Ovviamente non tutte le specie vegetali sono adatte a questo scopo e talune svolgono meglio un compito specifico rispetto alle altre. Particolarmente efficienti sono alcuni tipi di pioppo, che agiscono da vere e proprie pompe naturali estraendo pesticidi o disserbanti da fiumi e falde acquifere; il girasole selvatico e la senape indiana sono invece indicati per l'assorbimento di metalli inquinanti; mentre sembra che per bonificare l'area dell'Ilva di Taranto sia molto adatta la canapa indiana.

I vantaggi della fitorimediazione sono numerosi. Innanzitutto, come detto, l'eliminazione definitiva delle sostanze velenose dall'ambiente, a differenza dei metodi tradizionali che prevedono soluzioni temporanee come spostamenti o coperture; quindi l'impatto quasi nullo sull'ecosistema e sul paesaggio, a cui un bosco di pioppi regalerà sicuramente un aspetto migliore rispetto al profilo di un silo o di una collina artificiale; infine il fattore economico, dato che i costi sono decisamente più contenuti rispetto alle tecniche classiche: si calcola che per spostare mille metri cubi di terreno contaminato si spendano circa mezzo milione di euro. Unico lato negativo sono i tempi dell'intervento “vegetale”, che vanno dall'ordine dei mesi fino alle decine di anni: tempi decisamente lunghi ma che sono tali proprio perché devono rispettare i ritmi e le regole della natura.

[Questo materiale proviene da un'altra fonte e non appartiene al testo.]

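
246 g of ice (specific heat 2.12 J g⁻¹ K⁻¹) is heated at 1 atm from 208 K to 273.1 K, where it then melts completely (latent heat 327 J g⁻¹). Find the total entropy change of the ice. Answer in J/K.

Warming step: ΔS₁ = m c ln(T_tr/T_i) = 246 × 2.12 × ln(273.1/208) = 142 J/K.
Phase change: ΔS₂ = +mL/T_tr = 246 × 327 / 273.1 = 294.6 J/K.
ΔS_total = (142) + (294.6) = 437 J/K.

ΔS = 437 J/K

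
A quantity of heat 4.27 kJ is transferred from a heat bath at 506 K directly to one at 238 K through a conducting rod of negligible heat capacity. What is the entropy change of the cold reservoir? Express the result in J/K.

ΔS_cold = 17.9 J/K

The cold reservoir gains heat Q, so ΔS_cold = +Q/T_C = 4270/238 = 17.9 J/K.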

Uno svantaggio che potrebbe rivelarsi fatale nella situazione critica in cui versa il nostro pianeta e di cui le cronache giorno dopo giorno ci rendono conto. La speranza è che un sistema così innovativo ed ecologico come la fitorimediazione non venga abbandonato, ma che si sviluppi sempre di più, magari perfezionando le sue pratiche anche con l'aiuto delle tecnologie moderne.